Pidilite Industries, a household name in India for adhesives and construction chemicals, has reported a robust performance for the second quarter of Fiscal Year 2026. The company's standalone revenue surged by 10.4% year-on-year, reaching ₹3,272 crore, while consolidated revenue grew by 9.8% to ₹3,540 crore. This growth was underpinned by a healthy 10.3% underlying volume growth (UVG) for the standalone entity, signaling strong market demand.
The Consumer and Bazaar (C&B) segment was a key driver, achieving an impressive 10.4% UVG, marking its return to double-digit growth after five quarters. This indicates a resurgence in consumer spending and market penetration. The Business-to-Business (B2B) segment also contributed positively with a 9.9% UVG. While the project business maintained its growth momentum, the industrial products revenue faced headwinds due to lower exports, primarily impacted by geopolitical uncertainties and tariffs in certain markets. Despite these external challenges, the domestic B2B segment demonstrated strong resilience, delivering mid-teens volume growth.
Pidilite's profitability was significantly boosted by benign input prices during the quarter. The gross margin expanded to 54.3%, an improvement over 53.8% in Q2 FY25. This was largely attributed to a lower consumption rate of Vinyl Acetate Monomer (VAM), a critical raw material. Management strategically utilized these cost savings to ramp up advertising and sales promotion (A&SP) expenditure by nearly 80% compared to the previous year. This judicious deployment of resources allowed the company to drive growth and strengthen its brand presence without compromising its EBITDA margins, which remained stable at 24.7% for the standalone business.
The company continues to innovate and expand its product portfolio. New introductions include a Professional Fevikwik Range, featuring variants like 'Extra Fast', 'Extra Strong', and 'Extra Thick', designed to cater to diverse professional user applications. In the construction chemicals segment, Pidilite launched 'NioPro by Roff', a premium tile adhesive range with Techno Adapt technology, leveraging Grupo Puma's expertise. Digital marketing initiatives also saw significant traction, with the Fevikwik AI innovation campaign garnering millions of views and substantial user engagement across Meta and YouTube.
Pidilite is also making strategic investments to capture growth in the broader construction sector through its Pidilite Professional Solutions, which includes building a full-fledged architect interior design program. The Jowat business, focusing on joinery and advanced packaging, continues to show clear traction, further diversifying the company's industrial offerings.

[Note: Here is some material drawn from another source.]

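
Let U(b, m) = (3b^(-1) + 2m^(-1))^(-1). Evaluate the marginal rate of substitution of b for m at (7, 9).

For CES with ρ = -1, MRS = (3/2)·(m/b)^2.
At (7, 9): MRS = 243/98.
That is, one extra unit of b is worth 243/98 units of m at the margin.

MRS = 243/98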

Looking ahead, Pidilite remains optimistic about the domestic operating environment, anticipating improvements driven by favorable monsoons, the indirect cascading impact of GST 2.0, and accelerated growth in the construction sector fueled by benign interest rates and enhanced liquidity. The management reiterated its commitment to driving consistent, profitable, and volume-led growth through continued investment in brands, supply chain, and human capital. The company expects VAM prices to remain benign for the next 3 to 6 months and aims to maintain its EBITDA margins within the 20-24% corridor, potentially at the higher end if raw material prices remain favorable.
Pidilite's Q2 FY26 performance underscores its strategic clarity and disciplined execution. By effectively managing input costs, investing in innovation, and expanding market reach, the company is well-positioned to capitalize on India's growth trajectory, particularly in the construction and consumer segments.